SECOND 24-HOUR URINE COLLECTION

(NO   PRESERVATIVE)

  1. Record the date and time of the first urine of the day. The time is the same as the last entry of the preservative container.  (See #6 above)
  2. From now on, all urine passed for the next 24-hour period must be included in the second container, with no preservative.  Urine passed during bowel movements must also be collected (but must not contain feces).  
  3. Urine should be collected in another clean container and then carefully poured into the second container.
  4. On the following morning, the first urine of the day must be included in this second container.  Record the date and time of this urination.  Example: 1-2-2011 7:30am.  This is the last sample to be included in the no preservative container.
  5. Bring the urine to the laboratory as soon as possible once the collection is complete.  24-hour container must be properly labeled.  The collection times should be written on the 24-hour container.

 

 

CSF Specimen Requirements

The following guidelines should be used for specific laboratory tests from a spinal tap:

 

CSF Tube #1:

Chemistry/Serology Testing -

Although this specimen is most prone to blood contamination from a traumatic tap, it can be used for Chemistry and Serology testing with the understanding that some tests (i.e. proteins) are affected by this blood.  Tube #2 or #3 may also be used for Chemistry/ Serology tests in the absence of other tests.

 

CSF Tube #2:

Bacteriology Testing -

This specimen is preferable for Bacteriology testing over Tube #1 because contamination from skin flora is minimized.
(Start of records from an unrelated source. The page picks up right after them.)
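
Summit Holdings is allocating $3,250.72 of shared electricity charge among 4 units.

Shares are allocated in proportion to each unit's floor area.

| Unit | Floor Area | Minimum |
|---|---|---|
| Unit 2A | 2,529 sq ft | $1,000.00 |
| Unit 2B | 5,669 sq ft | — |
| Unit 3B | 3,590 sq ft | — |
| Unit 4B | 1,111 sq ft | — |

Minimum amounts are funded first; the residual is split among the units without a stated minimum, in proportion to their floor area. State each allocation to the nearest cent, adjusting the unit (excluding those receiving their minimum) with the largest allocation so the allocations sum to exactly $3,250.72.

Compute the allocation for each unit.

Unit 2A: $1,000.00; Unit 2B: $1,230.41; Unit 3B: $779.18; Unit 4B: $241.13

Guaranteed amounts: Unit 2A $1,000.00. Balance $2,250.72.
Balance split over remaining floor area 10,370: Unit 2B 1,230.4081 → $1,230.41; Unit 3B 779.1789 → $779.18; Unit 4B 241.1331 → $241.13.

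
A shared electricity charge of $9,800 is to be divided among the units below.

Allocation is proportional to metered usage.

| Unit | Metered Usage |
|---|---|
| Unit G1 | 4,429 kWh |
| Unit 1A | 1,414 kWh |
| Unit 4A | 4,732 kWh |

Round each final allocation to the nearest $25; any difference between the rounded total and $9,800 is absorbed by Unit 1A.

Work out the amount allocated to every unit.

Total metered usage = 10,575.
Pro-rata amounts: Unit G1 4,429/10,575 × $9,800 = 4,104.42; Unit 1A 1,414/10,575 × $9,800 = 1,310.37; Unit 4A 4,732/10,575 × $9,800 = 4,385.21.
After rounding ($25): Unit G1 $4,100; Unit 1A $1,300; Unit 4A $4,375. Sum = $9,775.
Difference $9,800 − $9,775 = +$25 applied to Unit 1A: Unit 1A becomes $1,325.

Unit G1: $4,100 · Unit 1A: $1,325 · Unit 4A: $4,375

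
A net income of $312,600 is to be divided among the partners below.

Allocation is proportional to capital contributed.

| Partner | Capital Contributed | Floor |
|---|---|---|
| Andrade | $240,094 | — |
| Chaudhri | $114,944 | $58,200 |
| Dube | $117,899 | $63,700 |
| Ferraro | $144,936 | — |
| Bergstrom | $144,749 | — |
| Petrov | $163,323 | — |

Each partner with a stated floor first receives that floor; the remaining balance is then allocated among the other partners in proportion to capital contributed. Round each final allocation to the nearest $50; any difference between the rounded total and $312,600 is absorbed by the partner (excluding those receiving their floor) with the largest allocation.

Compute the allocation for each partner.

Fund the minimums — Chaudhri $58,200; Dube $63,700. Remaining pool $190,700.
Remaining pool split over remaining capital contributed 693,102: Andrade 66,059.43 → $66,050; Ferraro 39,877.67 → $39,900; Bergstrom 39,826.22 → $39,850; Petrov 44,936.67 → $44,950.
Rounding difference −$50 applied to Andrade → $66,000.

Andrade: $66,000 · Chaudhri: $58,200 · Dube: $63,700 · Ferraro: $39,900 · Bergstrom: $39,850 · Petrov: $44,950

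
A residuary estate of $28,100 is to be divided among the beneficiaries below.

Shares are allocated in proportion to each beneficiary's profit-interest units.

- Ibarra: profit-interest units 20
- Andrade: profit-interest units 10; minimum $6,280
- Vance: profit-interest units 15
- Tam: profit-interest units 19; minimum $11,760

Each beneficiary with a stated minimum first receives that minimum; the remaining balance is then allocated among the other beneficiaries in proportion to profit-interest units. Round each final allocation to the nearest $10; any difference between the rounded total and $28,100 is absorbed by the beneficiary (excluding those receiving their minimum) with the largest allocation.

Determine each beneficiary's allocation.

Guaranteed amounts: Andrade $6,280; Tam $11,760. Residual $10,060.
Residual split over remaining profit-interest units 35: Ibarra 5,748.57 → $5,750; Vance 4,311.43 → $4,310.

Ibarra: $5,750 | Andrade: $6,280 | Vance: $4,310 | Tam: $11,760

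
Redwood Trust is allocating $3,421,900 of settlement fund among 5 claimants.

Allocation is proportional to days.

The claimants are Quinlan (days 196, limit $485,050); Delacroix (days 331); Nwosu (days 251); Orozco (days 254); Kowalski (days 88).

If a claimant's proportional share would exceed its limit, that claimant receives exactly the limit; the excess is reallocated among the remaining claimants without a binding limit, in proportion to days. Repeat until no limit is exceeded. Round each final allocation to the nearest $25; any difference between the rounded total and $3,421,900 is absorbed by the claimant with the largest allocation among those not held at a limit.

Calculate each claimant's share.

Sum of days: 1,120.
Unconstrained shares: Quinlan 598,832.50; Delacroix 1,011,293.66; Nwosu 766,872.23; Orozco 776,038.04; Kowalski 268,863.57.
Capped: Quinlan ($485,050); residual $2,936,850 reallocated over remaining days 924.
Shares after redistribution: Delacroix 1,052,053.41 → $1,052,050; Nwosu 797,780.68 → $797,775; Orozco 807,315.91 → $807,325; Kowalski 279,700.00 → $279,700.

Quinlan: $485,050 | Delacroix: $1,052,050 | Nwosu: $797,775 | Orozco: $807,325 | Kowalski: $279,700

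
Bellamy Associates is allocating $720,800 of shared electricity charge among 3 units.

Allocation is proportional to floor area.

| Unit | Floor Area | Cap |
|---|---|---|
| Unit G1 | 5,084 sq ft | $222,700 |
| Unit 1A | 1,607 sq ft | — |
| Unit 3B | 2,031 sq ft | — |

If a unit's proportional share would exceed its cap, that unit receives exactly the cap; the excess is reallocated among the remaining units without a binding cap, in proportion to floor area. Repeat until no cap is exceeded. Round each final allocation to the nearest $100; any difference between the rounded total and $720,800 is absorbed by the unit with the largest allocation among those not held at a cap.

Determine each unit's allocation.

Total floor area = 8,722.
Unconstrained shares: Unit G1 420,149.87; Unit 1A 132,805.04; Unit 3B 167,845.08.
Held at cap: Unit G1 ($222,700); residual $498,100 reallocated over remaining floor area 3,638.
Remaining shares: Unit 1A 220,023.83 → $220,000; Unit 3B 278,076.17 → $278,100.

Unit G1: $222,700; Unit 1A: $220,000; Unit 3B: $278,100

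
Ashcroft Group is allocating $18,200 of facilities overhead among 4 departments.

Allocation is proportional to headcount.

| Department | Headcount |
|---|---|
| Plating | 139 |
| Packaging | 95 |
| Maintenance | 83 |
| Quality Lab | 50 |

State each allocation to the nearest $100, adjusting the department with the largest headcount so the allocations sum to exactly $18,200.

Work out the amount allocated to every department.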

Tube #3 may be used in the absence of Hematology tests.

 

CSF Tube #3:

Hematology Testing -

This specimen is preferable for cell counts over Tubes #1 and #2 because the potential for false positive from a traumatic tap is minimized.

 

CSF Tube # 4:

Cytology-

If tube # 4 is not available Tube # 3 can be used for Cytology

 

 

 

REFERENCES:

 

­Procedures for the Collection of Diagnostic Blood Specimens by Venipuncture; Approved Standard – Clinical and Laboratory Standards Institute, Sixth Edition, H3-A6, Vol. 27, No. 26, page 17.